None of this actually happened, of course, but Spencer uses the Christmas holidays in Sandringham in 1991 as a stage piece to represent 10 years of accumulated frustration and pain. He dwells on the emotions we know he must have felt for years – his struggle with bulimia and the suicide attempts that went public in Andrew Morton’s 1992 book, Diana: Her True Story, and the overwhelming sadness she felt for Camilla Parker-Bowles, which she then hinted at when she spoke to Martin Bashir in 1995 – and packs them all into one weekend, aestheticizing her trauma in a lush but claustrophobic setting.

In addressing these indelibly heavy emotions in 2021, 24 years after her death, the film is as interested in the myth of Diana as it is in the woman herself, and hinges on dramatic irony, the foreknowledge of her future that Diana cannot possibly have. as he rides the streets of Norfolk in his convertible. Portraying the princess at a time when she is consciously considering her future and her legacy, Spencer forcefully poses the questions our collective obsession with Diana takes for granted. How should we think about her quest for freedom when we know she will be alone for about five years? How should we think of the person who really existed when we know that his tragic end will make him a kind of cultural martyr?

From the Everett Collection.

Fictional storytelling is a fruitful way to think about Diana’s life stories that she herself has never been able to tell. Princess Stewart has an obsessive desire to visit her childhood home, Park House, and a deep attachment to that jacket, but the real Diana didn’t seem to be particularly nostalgic for her tumultuous childhood. (That said, her father, John Spencer, died of a heart attack in March 1992, just a few months before she and Carlo separated, and her grief must have played a role in her subsequent loneliness and despair. Ken Wharfe spoke to a sobbing Diana soon after learning of her death, later writing: “She looked like a lost girl who suddenly realizes she is completely alone in the world”).

The centrality of Anna Bolena is another narrative leap that the film takes with profound effect. Aside from a famous joke she is said to have made as a teenager about how fun it would have been to marry in the family “like Anna Bolena,” it doesn’t seem that Diana was particularly concerned by the thoughts of Henry VIII’s executed second wife. But the archetypal connection between the two women – used and cast aside by real men – seems impossible to deny. In Spencer, a meddlesome squire, played by Timothy Spall, places a biography of Boleyn in Diana’s room at Sandringham, ostensibly as a reminder to behave.

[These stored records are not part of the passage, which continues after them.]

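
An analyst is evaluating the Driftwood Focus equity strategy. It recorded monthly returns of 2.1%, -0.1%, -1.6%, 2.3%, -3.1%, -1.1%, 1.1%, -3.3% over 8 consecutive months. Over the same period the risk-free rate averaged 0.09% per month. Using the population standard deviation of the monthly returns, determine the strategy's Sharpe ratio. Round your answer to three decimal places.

-0.270

μ = (2.1 − 0.1 − 1.6 + 2.3 − 3.1 − 1.1 + 1.1 − 3.3) / 8 = -3.70 / 8 = -0.4625%
Σ(r − μ)² = 33.4788; population σ = √(33.4788/8) = 2.0457%
Sharpe = (μ − rf) / σ = (-0.4625 − 0.09) / 2.0457 = -0.5525 / 2.0457 = -0.2701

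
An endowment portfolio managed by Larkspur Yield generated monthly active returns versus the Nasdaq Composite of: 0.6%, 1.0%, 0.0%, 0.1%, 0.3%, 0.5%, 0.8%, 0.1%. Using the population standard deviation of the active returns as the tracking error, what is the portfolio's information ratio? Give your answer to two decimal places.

1.26

μ = (0.6 + 1 + 0 + 0.1 + 0.3 + 0.5 + 0.8 + 0.1) / 8 = 0.4250%
Σ(r − μ)² = (0.6 − 0.4250)² + (1 − 0.4250)² + (0 − 0.4250)² + … = 0.9150
σ = √[0.9150 / 8] = 0.3382%
IR = μ / tracking error = 0.4250 / 0.3382 = 1.2567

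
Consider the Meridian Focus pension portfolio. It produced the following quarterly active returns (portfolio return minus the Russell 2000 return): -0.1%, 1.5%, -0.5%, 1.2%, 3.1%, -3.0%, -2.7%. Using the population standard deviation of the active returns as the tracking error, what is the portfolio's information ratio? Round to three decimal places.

r̄ = (-0.1 + 1.5 − 0.5 + 1.2 + 3.1 − 3 − 2.7) / 7 = -0.50 / 7 = -0.0714%
Population σ = √[Σ(r − r̄)² / 7] = √[29.8143 / 7] = √4.2592 = 2.0638%
IR = r̄ / tracking error = -0.0714 / 2.0638 = -0.0346

-0.035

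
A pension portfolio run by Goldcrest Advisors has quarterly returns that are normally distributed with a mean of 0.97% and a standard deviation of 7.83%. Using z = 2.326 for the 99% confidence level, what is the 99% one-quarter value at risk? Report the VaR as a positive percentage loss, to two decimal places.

17.24

VaR (as % loss) = −(μ − z·σ) = −(0.97% − 2.326 × 7.83%) = −(-17.24258%) = 17.24258%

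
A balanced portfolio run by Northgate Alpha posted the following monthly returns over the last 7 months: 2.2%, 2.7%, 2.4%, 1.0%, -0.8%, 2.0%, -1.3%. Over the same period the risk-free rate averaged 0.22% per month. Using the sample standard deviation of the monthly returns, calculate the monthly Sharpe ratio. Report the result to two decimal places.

Mean return r̄ = 8.20 / 7 = 1.1714%
Σ(r − r̄)² = (2.2 − 1.1714)² + (2.7 − 1.1714)² + … = 15.6143
sample σ = √(15.6143 / 6) = √2.6024 = 1.6132%
Sharpe = (r̄ − rf) / σ = (1.1714 − 0.22) / 1.6132 = 0.9514 / 1.6132 = 0.5898

0.59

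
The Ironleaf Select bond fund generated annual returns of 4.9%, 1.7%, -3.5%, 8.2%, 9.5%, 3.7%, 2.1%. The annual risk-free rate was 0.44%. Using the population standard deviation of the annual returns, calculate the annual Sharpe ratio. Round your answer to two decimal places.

r̄ = (4.9 + 1.7 − 3.5 + 8.2 + 9.5 + 3.7 + 2.1) / 7 = 3.8000%
Σ(r − r̄)² = (4.9 − 3.8000)² + (1.7 − 3.8000)² + … = 113.6600
σ = √[113.6600 / 7] = 4.0295%
Sharpe = (r̄ − rf) / σ = (3.8000 − 0.44) / 4.0295 = 3.3600 / 4.0295 = 0.8339

0.83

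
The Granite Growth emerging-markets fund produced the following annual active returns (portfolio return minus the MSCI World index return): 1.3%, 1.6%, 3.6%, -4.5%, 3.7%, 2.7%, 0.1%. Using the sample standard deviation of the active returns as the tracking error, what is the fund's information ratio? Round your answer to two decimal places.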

It is a comment on the way in which the “men in gray suits”, whom Diana disdained, used subtle tricks and implications to strengthen their power in the palace.

Now that the extent of the couple’s split is well documented, it is impressive that Diana and Carlo were able to keep the facade for as long as they did, perhaps thanks to the typical work of the palace to maintain an abyss between the private lives of all royalty and public figures. Interviews are tightly controlled, and most of what we know about what goes on inside the palace is second-hand, provided by a phalanx of press officials, friends of the family and aides talking in secret. The unknowability of the most photographed people on the planet is a paradox often described by biographers – and by the palace itself – as the mystique of the monarchy. It is so central to their self-concept, in fact, that many of the machinations of the family press and fear of exposure are designed to preserve it.